Lakes, rivers, mountains, valleys. This is Lombardy, beauty, a region with a richness of biodiversity (and traditions, flavours, products) that has few equals. With a heart beating a thousand beats per hour like Milan, pumping ideas, inspirations, trends, attracting the best talents and drawing the best ingredients and the strong ideas of an ancient land, mixing them with what arrives from the rest of the world. “Milan – proudly says Gianni Fava, regional councillor for agriculture, with pride – is now the world capital of taste. I’m just back from Nairobi where everyone was asking me what we eat over here. But this happens because we haven’t forgotten the value of the countryside, something often considered negligible”.
This is Lombardy, we were saying. This year at Identità Golose it’s dressed up and interprets the unusual role of guest region in its own home, with a focus during the opening of the congress, on Saturday morning. Strange? Hardly so. The journey, the way Paolo Marchi and almost every chef consider it, is mostly one of the mind. “Ideas and techniques must travel, not products. For instance, instead of soy I use a fermented product made with lentils. It’s even tastier”, says Cesare Battisti.

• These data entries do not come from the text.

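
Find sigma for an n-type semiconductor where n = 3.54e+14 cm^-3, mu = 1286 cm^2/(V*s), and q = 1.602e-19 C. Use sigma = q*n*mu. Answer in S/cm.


Step 1: sigma = q * n * mu
Step 2: sigma = 1.602e-19 * 3.54e+14 * 1286
Step 3: sigma = 7.293e-02 S/cm

7.293e-02


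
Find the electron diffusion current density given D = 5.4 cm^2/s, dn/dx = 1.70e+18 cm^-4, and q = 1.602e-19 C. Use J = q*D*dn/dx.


Step 1: J = q * D * (dn/dx)
Step 2: J = 1.602e-19 * 5.4 * 1.70e+18
Step 3: J = 1.47e+00 A/cm^2

1.47e+00


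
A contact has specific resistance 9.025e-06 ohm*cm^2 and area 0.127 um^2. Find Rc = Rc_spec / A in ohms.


Step 1: Convert area to cm^2: 0.127 um^2 = 1.2700e-09 cm^2
Step 2: Rc = Rc_spec / A = 9.025e-06 / 1.2700e-09
Step 3: Rc = 7.11e+03 ohms

7.11e+03


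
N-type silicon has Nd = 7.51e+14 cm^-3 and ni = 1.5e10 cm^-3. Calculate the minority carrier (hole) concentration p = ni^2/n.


Step 1: Since Nd >> ni, n ≈ Nd = 7.51e+14 cm^-3
Step 2: p = ni^2 / n = (1.5e10)^2 / 7.51e+14
Step 3: p = 2.25e20 / 7.51e+14 = 3.00e+05 cm^-3

3.00e+05


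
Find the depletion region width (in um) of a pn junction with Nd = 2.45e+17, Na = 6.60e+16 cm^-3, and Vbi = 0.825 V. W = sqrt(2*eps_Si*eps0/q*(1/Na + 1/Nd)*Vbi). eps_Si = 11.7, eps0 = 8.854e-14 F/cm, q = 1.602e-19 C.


Step 1: 1/Na + 1/Nd = 1/6.60e+16 + 1/2.45e+17 = 1.92331e-17
Step 2: 2*eps*eps0/q = 2*11.7*8.854e-14/1.602e-19 = 1.293281e+07
Step 3: W^2 = 1.293281e+07 * 1.92331e-17 * 0.825 = 2.05209e-10
Step 4: W = sqrt(2.05209e-10) = 1.433e-05 cm = 0.1433 um

0.1433


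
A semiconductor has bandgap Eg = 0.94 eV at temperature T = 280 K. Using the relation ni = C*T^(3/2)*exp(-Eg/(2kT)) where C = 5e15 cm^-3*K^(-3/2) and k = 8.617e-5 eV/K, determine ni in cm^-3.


Step 1: Compute kT = 8.617e-5 * 280 = 0.0241276 eV
Step 2: Exponent = -Eg/(2kT) = -0.94/(2*0.0241276) = -19.47977
Step 3: T^(3/2) = 280^1.5 = 4685.30
Step 4: ni = 5e15 * 4685.30 * exp(-19.47977) = 8.12e+10 cm^-3

8.12e+10


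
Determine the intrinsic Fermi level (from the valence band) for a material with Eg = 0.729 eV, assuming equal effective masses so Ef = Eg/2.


Step 1: For an intrinsic semiconductor, the Fermi level sits at midgap.
Step 2: Ef = Eg / 2 = 0.729 / 2 = 0.3645 eV

0.3645


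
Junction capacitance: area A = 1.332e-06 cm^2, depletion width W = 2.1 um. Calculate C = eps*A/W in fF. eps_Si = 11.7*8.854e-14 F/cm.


Step 1: eps_Si = 11.7 * 8.854e-14 = 1.035918e-12 F/cm
Step 2: W in cm = 2.1 * 1e-4 = 2.10e-04 cm
Step 3: C = 1.035918e-12 * 1.332e-06 / 2.10e-04 = 6.570680e-15 F
Step 4: C = 6.57 fF

6.57


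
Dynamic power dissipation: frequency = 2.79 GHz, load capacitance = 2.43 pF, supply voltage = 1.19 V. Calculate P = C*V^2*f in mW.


Step 1: V^2 = 1.19^2 = 1.4161 V^2
Step 2: P = C*V^2*f = 2.43e-12 F * 1.4161 * 2.79e9 Hz
Step 3: P = 9.60073317e-03 W
Step 4: P = 9.601 mW

9.601


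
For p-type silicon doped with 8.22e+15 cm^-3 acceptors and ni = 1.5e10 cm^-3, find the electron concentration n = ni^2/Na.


Step 1: Majority hole concentration p ≈ Na = 8.22e+15 cm^-3
Step 2: n = ni^2 / Na = (1.5e10)^2 / 8.22e+15
Step 3: n = 2.74e+04 cm^-3

2.74e+04


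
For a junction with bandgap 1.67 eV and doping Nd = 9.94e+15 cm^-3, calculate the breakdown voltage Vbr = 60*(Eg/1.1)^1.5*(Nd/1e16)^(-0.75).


Step 1: Eg/1.1 = 1.67/1.1 = 1.518182
Step 2: (Eg/1.1)^1.5 = 1.518182^1.5 = 1.870621
Step 3: (Nd/1e16)^(-0.75) = (0.994)^(-0.75) = 1.004524
Step 4: Vbr = 60 * 1.870621 * 1.004524 = 112.7 V

112.7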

Davide Oldani with Tarsia Trevisan, who presented the morning speakers in the Auditorium hall
Lombardy is interpreted from one end of the other by four poets bearing pans: the valley, the city, the hinterland and the mountain. A mosaic of a discreet and complex land, with its naked feet getting dirty in the ground but leaning to look at Europe and the world.
And off to cook! We start with Giovanni Santini of Dal Pescatore in Canneto sull’Oglio. He presents his idea of a journey “back”. By this he means that it’s on the way back home after visiting a new place that you rationalise the experience and feel the call of your land. Giovanni, the son of Antonio and Nadia, of whom he decided basically not to change a thing (“it would have been stupid to do otherwise”), presents a return to the countryside, convinced as he is that “in life you pick what you sew”. Thank goodness. A beautiful dish, a real garden made of carrot petals filled with an aubergine and burrata mousse and then a carpaccio of marinated sea bass, ginger, small seasonal vegetables, diced mango and chips of cabbage and beetroot.

Luca De Santi and, in the background, Cesare Battisti of Ratanà
Davide Oldani risks a splatter effect (but then he leads a dangerous life) and focuses on three interpretations of blood, a hint to
Dario Argento, with whom he shares hairstyle and thin physique. The chef from
D’O in Cornaredo, since eight months ago in the new location which he designed as a house (kitchen+dinette+lounge+veranda+studio), presents a transfusion of destructured (help!) Cassoeula on a destructured (help again!) plate in which the veal blood is whisked into a civet.
Urban Battisti sings “Sì, viaggiare” but in the kitchen of his Ratanà, a trattoria in the city, where “ingredients often come from far away and are of low quality”. What disappoints tourists is that they expect to find authentic local dishes. He takes care of this with a Risotto with turnip tops and sausage from Bra, the manifesto of a simple but not simplistic cuisine. A final appeal to his colleagues: “I find I often seem to eat only the ego of the cook even in restaurants that are not that good. Enough of that”. And praise to him.

Left, Franco Aliberti and Gianni Tarabini, the couple from Campania and Valtellina working at Fiorida in Mantello (Sondrio)
We close with Valtellina and
Franco Aliberti and
Gianni Tarabini of
La Fiorida, an agritourism in Mantello.
Aliberti is from Campania but he’s returned to the countryside, to a farm, destabilising with a touch of folly Tarabini’s rigour typical of Valtellina, who says: “Franco was an enzyme”. The lesson is today-yesterday-tomorrow, with the past connecting the present and future. Three steps, two versions of a potato taroz and a cream puff with local truffle. They were good, they are good, they’ll be excellent.